The unseemly fracas over ONGC threatens to establish that the UPA government, despite the wave of confidence in its economic management, is really no different from many earlier dispensations when it comes to handling the public sector. |
Worse, Petroleum Minister Mani Shankar Aiyar, despite his record of service to the cause of grassroots democracy, is no different from many of his predecessors who treated the state-owned oil companies as their personal fiefdoms. |
Aiyar has so far kept himself personally in the background but bureaucrats in the ministry will hardly stick their necks out without a nod from him. So he must be assumed to be behind it all unless things are established to the contrary. |
He may yet back off seeing which way the prime minister is inclined, as seems possible at the time of writing. But if a new regime for the public sector, a thorough reform of it, does not emerge then nothing will really have changed.
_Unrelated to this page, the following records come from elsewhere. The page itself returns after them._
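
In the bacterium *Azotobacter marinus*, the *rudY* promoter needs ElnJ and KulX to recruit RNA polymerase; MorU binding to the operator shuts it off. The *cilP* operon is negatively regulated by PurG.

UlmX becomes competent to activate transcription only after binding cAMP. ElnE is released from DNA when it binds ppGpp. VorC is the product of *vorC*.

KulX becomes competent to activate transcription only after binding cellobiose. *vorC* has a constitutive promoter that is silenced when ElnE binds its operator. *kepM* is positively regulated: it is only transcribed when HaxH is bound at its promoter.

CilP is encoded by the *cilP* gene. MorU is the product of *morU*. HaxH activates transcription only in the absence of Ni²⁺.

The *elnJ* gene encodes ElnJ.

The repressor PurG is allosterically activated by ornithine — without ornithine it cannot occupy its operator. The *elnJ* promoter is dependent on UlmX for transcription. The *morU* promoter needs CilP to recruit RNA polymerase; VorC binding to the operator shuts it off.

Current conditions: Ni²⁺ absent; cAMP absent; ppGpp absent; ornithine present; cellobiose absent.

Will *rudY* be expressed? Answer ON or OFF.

OFF

cAMP is absent, so UlmX is inactive.
Required activator UlmX is absent, so *elnJ* is not transcribed.
So ElnJ is not produced.
Ornithine is present, so PurG is active.
With repressor PurG bound, *cilP* is not transcribed.
So CilP is not produced.
ppGpp is absent, so ElnE is active.
With repressor ElnE bound, *vorC* is not transcribed.
So VorC is not produced.
Required activator CilP is absent, so *morU* is not transcribed.
So MorU is not produced.
Cellobiose is absent, so KulX is inactive.
Required activator ElnJ is absent, so *rudY* is not transcribed.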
Till then, public discourse over what is good for the likes of ONGC and the public sector must continue. |
The tussle between the minister and the ONGC chief became public when the ministry opposed ONGC's plan to make a massive investment in LNG, power and petrochemicals in Mangalore. The project was eventually cleared by the prime minister. |
The approval had a lot to do with the keen interest of the Congress-led Karnataka government in it, though it was as much Raha's baby. In the face off with the ministry Raha has so far had a good press as he is seen to have done well by ONGC. |
But more important is the principle of the thing. Public sector undertaking (PSU) heads, like any other business heads, should be sacked when they lose the support of their widely held shareholding community, not the minister and his officials. To enable this it is necessary to change the shareholding pattern, with safeguards. |
It is by now clear to all those who are not ideologically blinded or personally motivated that the government should get out of the purely commercial space and confine its resources, both men and money, to the social sector and making sure that the markets and natural monopolies run properly. |
In the social sector also the aim must increasingly be to improve delivery by enlisting private and market forces while the government continues to fund on behalf of the poor who cannot pay for themselves. |
Thus, opinion is gaining ground that the best way to ensure that poor people get some education and healthcare benefits, is to give them vouchers to shop around in urban areas and encourage community ownership in rural areas, if necessary through panchayati raj institutions. |
In this scheme of things, state ownership of steel mills and oil companies makes little sense. In fact, state-owned oil companies in third world countries often get embroiled in political power play and corruption. |
The best governance structure for large companies that have to survive in a competitive globalised world is that which results from widely distributed publicly traded share holding, overseen by an independent board with independent directors on it. |
Such a system will cause the right kind of management to come into place and equip it with the nimble footedness needed to take decisions that have huge financial consequences and brook no delay. |
Those opposed to private ownership often raise the red herring of the national interest, seeking to posit one against the other. But there are two easy ways of resolving this perceived conflict. The government can retain a golden share in privatsied units. |
In case it feels a matter of acute national interest is at stake, it can intervene, place a report on it in parliament at the earliest opportunity and get its approval. |
The other model, proposed by G V Ramakrishna, former head of the Disinvestment Commission, was to take government holding to below 50 per cent (putting them out of the purview of the CAG, CVC and COPU) and then pass it on to a trust or trust company. This entity can be put in the hands of a few eminent trustees who can be safely expected to take care of the national interest. |
The most telling aspect of the entire ONGC fracas is the total public silence of Left leaders. As defenders of state ownership they should surely have a view on how large PSUs which have to compete globally should be run. Their silence can denote one of the two possibilities. |
They believe that the final ownership of PSUs must be exercised by ministers through their officials. If they do then they are thoroughly out of date, without an idea of how complex running large companies has become in the current global situation. Or they may not really care. |
Their limited agenda is to look after their constituency among public sector employees and criticise when there is mismanagement and graft but do nothing to put a proper system in place. It is tragic that the greatest defenders of the public sector either do not know or do not care for what is good for it.